Sunday, June 21, 2009

New Baubles

So I got my old Pentax-M macro sold on ebay, and made a profit on it. I took that money and a little bit more and bought the Samsung Schneider-Kreuznach D-Xenon 100mm Macro for Samsung and Pentax DSLRs - which is a re-badged Pentax D-FA lens. I couldn't wait to try it out.

What I discovered right away is that 1:1 isn't for wimps. If
you're going to work with magnifications that high, you just about have to have a tripod or a flash. So I continued my search for a
ringlight that 1) didn't suck, and 2) didn't cost $450. I got lucky at
one of the few good photography stores in the area - Overland Photo in Overland Park, KS - and picked up an old Lester Dine
ringlight for $40. It's got the Minolta TTL module, but works f
ine in "manual" mode, which gives about f16 @100 ISO. Add a 49-52 step up ring and I was in business.

So I strapped the 100mm Macro onto my K20D, screwed on Lester's ringlight (Wikipedia tells me he invented the ringlight... learn something new every day) and went in search of interesting bugs and other small things.

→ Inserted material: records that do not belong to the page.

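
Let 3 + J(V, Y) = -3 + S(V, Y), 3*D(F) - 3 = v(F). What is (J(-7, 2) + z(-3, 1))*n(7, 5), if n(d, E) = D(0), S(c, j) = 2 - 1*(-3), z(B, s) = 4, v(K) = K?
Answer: 3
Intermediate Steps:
D(F) = 1 + F/3
S(c, j) = 5 (S(c, j) = 2 + 3 = 5)
n(d, E) = 1 (n(d, E) = 1 + (⅓)*0 = 1 + 0 = 1)
J(V, Y) = -1 (J(V, Y) = -3 + (-3 + 5) = -3 + 2 = -1)
(J(-7, 2) + z(-3, 1))*n(7, 5) = (-1 + 4)*1 = 3*1 = 3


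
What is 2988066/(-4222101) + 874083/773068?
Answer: 460162833965/1087990391956 ≈ 0.42295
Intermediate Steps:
2988066/(-4222101) + 874083/773068 = 2988066*(-1/4222101) + 874083*(1/773068) = -996022/1407367 + 874083/773068 = 460162833965/1087990391956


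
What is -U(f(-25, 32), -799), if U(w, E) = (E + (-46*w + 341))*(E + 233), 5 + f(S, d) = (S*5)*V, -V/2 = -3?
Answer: 19397952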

The most interesting thing I found, I flubbed the exposure on. I'm going to post it here anyway - I'm hoping someone knows what the heck it is. It's so counter to expectations that I'm left baffled and fairly speechless. It flew up and landed on the leaf I was looking at, and at first I thought it was a bit of fluff, but it turned out to be a bug. With fur or something:
What IS it?
What in the world IS that thing? I've seen a lot of funny lookin' critters, but this takes the cake. It's so bizarre that I'm inclined to think it's sick, perhaps a lacewing with a fungal infection or something - which gives me the shudders.

A little more wandering turned up this gorgeous little beetle - he's all metallic and shiny gold, like he was a clockwork insect of some sort. A Steampunk Beetle, maybe. My daughter said it lookes like you can see gears and stuff through his shell:
Twenty-Four Karat

I love shooting macro images. The ringlight works, and makes it possible for me to get handheld images of these guys rather than lugging a tripod everywhere, but I am afraid that I'm going to have to figure out a way to adjust the power of the flash (so I can balance it with daylight) or just use a tripod. I like my hands-free and crazy technique that allows me to chase bugs with abandon, and I hate the idea of giving it up to be tied down to a huge hunk of metal that holds up the camera, but the image is king. If I have to, I will.